I guess if you wanted to retain the convenience of being able to issue a sequence of commands to an NPC without having to repeatedly type ‘NPC,’ each time, these could be separated by semicolons as in Alice, ask the Mad Hatter about the teapot; drink some tea; wake the dormouse’

Draconis · June 16, 2019, 6:07pm

That could work! Currently I believe Inform does that with periods, but the convenience of being able to distinguish “Alice, X; Y” from “Alice, X. Bob, Y” would be worth adding semicolons to the parser.

drpeterbatesuk · June 16, 2019, 6:17pm

Continuing the theme of avoiding complications and abiguity for the parser without inconveniencing the player, it’s also a bad design decision to allow commas for introducing conversation when a colon or a dash could be used-
Alice: take the biscuit, teacup and Victoria sponge; ask the Hatter about the Hare; wake the dormouse
Alice- take the biscuit, teacup and Victoria sponge; ask the Hatter about the Hare; wake the dormouse

drpeterbatesuk · June 16, 2019, 6:30pm

The above scheme would allow a simplicity in getting started in parsing a command line that is very evidently absent in the current parser code required by present conventions-

find the first period or semicolon and use that to demarcate the first command
look for a colon or dash and if found, attempt parsing as an attempt at an order or conversation
else attempt parsing as a command starting with a verb

matt_weiner · June 16, 2019, 6:43pm

Right now any chain of commands after a comma will be interpreted as chained requests. So “jump. Bob, jump. x me then go north” is interpreted as the player jumping, then Bob jumping, Bob examining the player, Bob going north.

If you try “Bob, jump. Alice, jump” the actions are Bob jumping and then answering Bob that “Alice, jump.” So it’s as if you’d typed “Bob, jump” and then “Bob, Alice, jump.”
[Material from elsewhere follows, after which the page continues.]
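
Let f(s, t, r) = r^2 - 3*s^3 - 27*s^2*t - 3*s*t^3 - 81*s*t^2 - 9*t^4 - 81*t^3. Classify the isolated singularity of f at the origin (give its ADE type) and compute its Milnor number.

Type E_7, Milnor number mu = 7.

The Hessian of f at 0 has rank 1. Corank 2; j^3 = -3*(s + 3*t)^3 is a perfect cube, so E-series; the 4-jet and mu = 7 give E_7.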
So again there’s nothing to be lost by eliminating commas as command separators.

About using semicolons or dashes or whatever–that could be nice but also seems like something the game would have to explain explicitly if it were being used. The thing about the “Alice, jump” and period/then syntaxes is that it is well established so people will use it and we want to leave it the way it is as much as possible. And then the thing with commas as command separators is that it doesn’t seem as well established and people don’t use it so it’s dispensable.
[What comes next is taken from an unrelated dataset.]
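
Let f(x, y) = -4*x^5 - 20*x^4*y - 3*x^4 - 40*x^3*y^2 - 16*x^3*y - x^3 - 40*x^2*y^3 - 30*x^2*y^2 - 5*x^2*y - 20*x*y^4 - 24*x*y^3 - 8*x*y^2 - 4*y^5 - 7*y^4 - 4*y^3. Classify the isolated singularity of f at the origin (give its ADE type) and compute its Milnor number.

The Hessian of f at 0 is [[0, 0], [0, 0]] with rank 0, so corank 2. A Groebner basis of the Jacobian ideal J(f) in C{x,y} is {x*y^2 - x*y/3 - 2*y^2/3, x*y/6 + y^3 + y^2/3, x^2 + 10*x*y/3 + 8*y^2/3}; counting standard monomials gives mu = 5. Corank 2; j^3 = -(x + y)*(x + 2*y)^2 has shape L^2 M (L != M), so D-series; mu = 5 gives D_5.

Type D_{5}, Milnor number mu = 5.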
drpeterbatesuk · June 16, 2019, 6:58pm

I think that’s right, and these (sequences of multiple commands etc.) are probably all too infrequent uses of the parser to become new conventions unless the authors of Inform were in due course to take them up and publicise them.

That said, the difficulties presented to the parser by the present conventions is illustrated by the point that despite two decades of development & refinement by as frighteningly an intelligent bunch as Mr Nelson and his assistants, it still doesn’t perform as well in these areas as the Infocom parser.

Building an extension introducing the possibility of using colons, semicolons and dashes- which don’t currently feature in the recognised typed input of the parser- would not necessarily need to compromise the ability of players to continue using the existing rather poorly understood and partially-implemented system of commas and periods simultaneously…

bikibird · June 16, 2019, 7:16pm

Are the rules for parsing input documented anywhere, for example in BNF notation, either for Inform 7 or Infocom? I’ve seen vague descriptions, but never a detailed spec.

Draconis · June 16, 2019, 7:17pm

If so, I’ve never seen them. Everything I know I know from looking at the parser internals.

drpeterbatesuk · June 16, 2019, 8:39pm

Are the rules for parsing input documented anywhere, for example in BNF notation, either for Inform 7 or Infocom?

I think the closest I have come across (for Inform) is the Inform Designer’s Manual, which is both incomplete and out-of-date.

Apart from that, like Daniel, just reverse-engineering the code.

dfremont · October 29, 2019, 3:55pm

In case anyone doesn’t already know about this, the literate programming version of the parser (and the template layer more generally) is somewhat more documented and easier to read than the raw I6 code. The “sources” page doesn’t seem to be on the Inform 7 website anymore, but you can find an archived version here: check out Woven/index.html, or Woven/B-parst.pdf for the parser in particular.